Ella siguió la dirección de su mirada. En efecto, formaban un grupo aparte, como si hubiesen querido aislarse voluntariamente del resto. Identificó a David Blanes, Sergio Marini y Reinhard Silberg, así como a un joven físico experimental de Oxford que había intervenido después de Silberg, Colin Craig. Charlaban animadamente.
– Craig fue uno de mis mentores en física de partículas -le explicó Valente-. Me animó a presentarme a la prueba de admisión de Blanes… Silberg es profesor de filosofía de la ciencia y doctor en historia.
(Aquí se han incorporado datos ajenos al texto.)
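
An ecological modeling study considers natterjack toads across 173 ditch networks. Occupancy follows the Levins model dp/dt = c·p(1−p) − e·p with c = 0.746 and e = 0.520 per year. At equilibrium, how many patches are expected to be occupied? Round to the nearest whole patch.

p* = 1 − e/c = 1 − 0.520/0.746 = 0.3029.
Expected occupied patches = N × p* = 173 × 0.3029 = 52.41 ≈ 52.

52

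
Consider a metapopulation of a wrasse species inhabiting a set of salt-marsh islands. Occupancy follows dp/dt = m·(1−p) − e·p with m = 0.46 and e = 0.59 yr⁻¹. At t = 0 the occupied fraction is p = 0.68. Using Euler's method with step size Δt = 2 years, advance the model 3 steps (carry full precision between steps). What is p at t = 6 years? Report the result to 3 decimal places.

Update rule: p ← p + [m·(1−p) − e·p]·Δt with Δt = 2.
  1  |  dp/dt·Δt = -0.508000  |  p_1 = 0.172000
  2  |  dp/dt·Δt = +0.558800  |  p_2 = 0.730800
  3  |  dp/dt·Δt = -0.614680  |  p_3 = 0.116120

0.116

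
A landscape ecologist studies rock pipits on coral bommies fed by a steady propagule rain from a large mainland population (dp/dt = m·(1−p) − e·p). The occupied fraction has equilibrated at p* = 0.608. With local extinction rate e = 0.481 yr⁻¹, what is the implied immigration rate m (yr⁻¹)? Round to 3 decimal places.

At equilibrium m(1−p*) = e·p*, so m = e·p*/(1−p*).
m = 0.481 × 0.608 / 0.3920 = 0.2924/0.3920 = 0.7460.

0.746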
Y fíjate en esa tía tan alta del vestido morado que está junto a Craig…
Hubiera sido difícil no fijarse, opinaba Elisa, porque se trataba de una mujer despampanante. Su largo pelo castaño colgaba en vertical hasta el centro de las nalgas, como la punta de un lápiz, y su espléndida silueta se moldeaba con una ropa elegante aunque sencilla. Iba acompañada de una chica que parecía muy joven y ostentaba una llamativa melena albina. Elisa no conocía a ninguna de las dos. Valente agregó:
– Es Jacqueline Clissot, de Montpellier, una figura de la paleontología mundial, además de antropóloga. La de pelo blanco debe de ser una de sus alumnas…
– ¿Qué hacen aquí? No intervienen en ninguna mesa…
– Es justo lo que me pregunto yo. Creo que han venido a reunirse con Blanes. Este simposio ha sido una especie de encuentro familiar. Y entretanto, papá Blanes y mamá Marini se encargan de decirle a la comunidad científica que no esperen que la «secuoya» florezca este año. Se diría que su objetivo último ha sido mostrar las cartas y aclarar que nadie hace trampas. Curioso, ¿no? Pero no es todo.
Se alejó paseando con las manos en los bolsillos y Elisa lo siguió, intrigada a su pesar. Recorrieron el vestíbulo. Por los ventanales se advertía que la luz del verano aún no había capitulado.
– Lo más curioso es esto -continuó él-. Coincidí con Silberg y Clissot en Oxford, hace un par de meses. Tenía que tratar con Craig un asunto, y llamé a su despacho. Me abrió la puerta, pero estaba ocupado. Reconocí a Silberg, y quise saber quién sería la tía buena que lo acompañaba. Pero Craig no me los presentó. De hecho, parecía molesto con mi aparición… No obstante, ser amigo de las secretarias tiene sus ventajas: la de Craig me informó de todo después. Por lo visto, Clissot y Silberg mantenían conversaciones con su jefe desde hacía un año, y por fin se reunían en Oxford.